« La fin de l’idée de l’Europe ? »

Auteur : Patrick Boucheron

historien, Professeur au Collège de France, titulaire de la Chaire « Histoire des pouvoirs en Europe occidentale (xiiie-xvie siècles)

Une certaine idée de l’Europe, c’est le titre de l’ouvrage qui rassemble les allocutions de cinq penseurs invités par la revue le Grand Continent à évoquer leur idée d’Europe(1). Loin des ouvrages d’hommes politiques à la fois ancrés dans un présent immédiat et réducteurs, loin d’un discours médiatique forcément trop rapide, les historiens Patrick Boucheron et Elisabeth Roudinesco, le sociologue Antonio Negri, l’économiste Thomas Piketty et la philosophe Myriam Revault d’Allonnes ont ainsi ouvert les voies d’une Europe idéale, pleinement politique. Confrontations Europe est heureux de livrer un extrait de l’allocution de Patrick Boucheron publiée sous le titre Ce qui a manqué à l’Europe.

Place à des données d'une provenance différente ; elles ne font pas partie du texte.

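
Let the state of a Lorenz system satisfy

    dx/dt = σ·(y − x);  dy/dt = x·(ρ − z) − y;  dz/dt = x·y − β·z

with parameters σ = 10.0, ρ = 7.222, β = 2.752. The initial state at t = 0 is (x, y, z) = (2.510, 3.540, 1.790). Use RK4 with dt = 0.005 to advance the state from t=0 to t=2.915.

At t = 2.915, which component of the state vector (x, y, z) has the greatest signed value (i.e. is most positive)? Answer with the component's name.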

Les mélancoliques n’ont pas toujours tort : on est fondé à se désoler de cette propension de nos sociétés à – je cite ici Achille Mbembe – « ne plus vouloir se souvenir de rien(2) ». Et que se passe-t-il lorsqu’on ne se souvient plus de rien ? Ce n’est pas seulement qu’on ne fait pas son devoir de mémoire : j’entends effectivement l’exaspération, bien naturelle, bien légitime, de jeunes générations qui verraient dans le devoir de mémoire quelque chose comme une obligation scolaire (« Est-ce que tu as bien fait tes devoirs de mémoire ? »). Il y a un côté inévitablement infantilisant dans une telle expression. Non, il ne s’agit pas de ça. Lorsque Achille Mbembe dit de nos sociétés qu’elles font « un arrangement avec le monde » par une étrange manière qui « consiste à tenir pour rien tout ce qui n’est pas soi-même(3) », c’est cela qu’il appelle ne plus se souvenir de rien. Et il faut bien comprendre que cette amnésie tranquille, dans la plénitude même de sa bonne conscience, éloigne une capacité de l’histoire qui est celle que Hannah Arendt décrivait lorsqu’elle disait de l’histoire que c’était un art de se souvenir de ce dont les femmes et les hommes en société sont capables. Du meilleur sans doute, du pire parfois.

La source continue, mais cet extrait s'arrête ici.